My group in building the project was all very indecisive on how to start the project and when which forced me to come out of my comfort zone and take on the role of being a leader. This small leadership role taught me that communication is a major factor in a successful groups, as well as the importance of being able to have control over the situation without being a controlling person because the line is very thin and can easily be crossed. Building this prosthetic arm defiantly taught me how to be resilient because my group failed many times before we succeed. The most difficult part was building a hand that had the right angles, right amount of grip and the right amount of force to grab the cup. Our group went through many different hand prototypes and multiple different materials to make our hand out of and in the end we ended up going with a cardboard base which straws to a grip.
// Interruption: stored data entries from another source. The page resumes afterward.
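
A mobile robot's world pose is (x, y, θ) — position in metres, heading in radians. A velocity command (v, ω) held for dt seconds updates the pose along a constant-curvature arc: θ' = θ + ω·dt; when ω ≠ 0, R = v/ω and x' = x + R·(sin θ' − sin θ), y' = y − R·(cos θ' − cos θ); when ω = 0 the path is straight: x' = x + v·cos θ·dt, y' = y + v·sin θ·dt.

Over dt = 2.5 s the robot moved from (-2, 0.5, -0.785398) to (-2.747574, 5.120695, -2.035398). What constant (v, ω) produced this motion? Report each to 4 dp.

Δθ = -2.035398 − -0.785398 = -1.250000
ω = Δθ/dt = -1.250000/2.5 = -0.5000
R = −Δy/(cos θ' − cos θ) = 4.0000
v = R·ω = 4.0000·-0.5000 = -2.0000

v = -2.0000, ω = -0.5000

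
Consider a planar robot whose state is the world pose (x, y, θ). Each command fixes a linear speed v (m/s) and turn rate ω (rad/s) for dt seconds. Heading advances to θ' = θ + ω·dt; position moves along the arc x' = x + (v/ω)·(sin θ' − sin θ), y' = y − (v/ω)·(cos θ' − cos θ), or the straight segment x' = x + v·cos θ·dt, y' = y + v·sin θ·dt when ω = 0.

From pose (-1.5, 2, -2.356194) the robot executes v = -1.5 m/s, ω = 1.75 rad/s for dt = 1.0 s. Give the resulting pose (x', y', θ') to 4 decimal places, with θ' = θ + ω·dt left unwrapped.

(-1.6177, 3.3105, -0.6062)

θ' = -2.3562 + 1.75·1.0 = -0.6062
R = v/ω = -1.5/1.75 = -0.8571
x' = -1.5 + -0.8571·(sin -0.6062 − sin -2.3562) = -1.6177
y' = 2 − -0.8571·(cos -0.6062 − cos -2.3562) = 3.3105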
This project was extremely important to me because it taught me so much about the design process by actually experiencing it rather than just learning it but, it also taught me about the importance of being resilient even when you think a project just is not going to work. Building a prosthetic arm caused me to understand the difficulties that come with trying to build a prosthetic arm and the factors you have to consider when designing it like look, comfort and functionality.
This experience brought me way out of my comfort zone not only physically like learning to use power tools but also in a internal discomfort in the fact that I had to come out of my comfort zone and become a leader but also have to gain the mental strength to take on a project that was going to be extremely difficult to complete and was going to have many failed prototypes before creating a successful product. This experience set me apart for others by the fact that it gave me a hands on experience to the design world but also, gives me a background into the world of prosthesis and their importance.
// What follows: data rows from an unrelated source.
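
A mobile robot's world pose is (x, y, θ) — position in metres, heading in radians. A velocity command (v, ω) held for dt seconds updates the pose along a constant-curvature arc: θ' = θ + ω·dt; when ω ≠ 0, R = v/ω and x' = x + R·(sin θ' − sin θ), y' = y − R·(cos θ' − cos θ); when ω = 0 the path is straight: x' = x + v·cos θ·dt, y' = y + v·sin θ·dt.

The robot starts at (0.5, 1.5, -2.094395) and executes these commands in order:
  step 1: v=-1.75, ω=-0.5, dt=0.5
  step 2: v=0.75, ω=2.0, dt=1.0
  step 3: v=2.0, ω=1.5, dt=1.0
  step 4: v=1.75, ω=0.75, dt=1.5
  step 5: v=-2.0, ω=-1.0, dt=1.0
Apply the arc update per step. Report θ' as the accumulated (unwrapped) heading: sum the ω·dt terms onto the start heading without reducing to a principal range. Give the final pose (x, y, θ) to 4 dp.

step 1: θ'=-2.3444 (R=3.5000) → pose (1.0272, 2.1955, -2.3444)
step 2: θ'=-0.3444 (R=0.3750) → pose (1.1689, 1.5805, -0.3444)
step 3: θ'=1.1556 (R=1.3333) → pose (2.8391, 2.2977, 1.1556)
step 4: θ'=2.2806 (R=2.3333) → pose (2.4738, 4.7595, 2.2806)
step 5: θ'=1.2806 (R=2.0000) → pose (2.8732, 2.8839, 1.2806)

(2.8732, 2.8839, 1.2806)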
Lauren Griffith is a first year microbiology student who plans on either graduate school or medical school after the completion of her undergraduate degree. Lauren became interested in STEM from a young age. Her mom was a nurse which sparked the interest of viruses and bacteria in her. As Lauren grew up she had many close friends who were diagnosed with cancer. She began to become extremely interested in what causes cancer and how cancer can be cured. Lauren would like to further her education in order to better understand cancer and how it can be treated. Outside of class Lauren is involved in Cru, which is a christian fellowship organization, MED LIFE, which is organization that helps low income people all over the world and a STEM Exploration and Engagement scholars program. Lauren wanted to be a STEM scholar because it provided her with group of people who were interest in similar things as her but she also wanted to help people her community. She wanted to become a STEM scholar as well because it would help her understand more topics outside of her specific major which would help enhance her total knowledge and help her make connections that help span over many different parts of STEM. She wanted to help inspire other people to think about a STEM career just like she had been inspired especially in the younger children since she had been interested in STEM since a young age she wanted to help spark that inspiration in other children.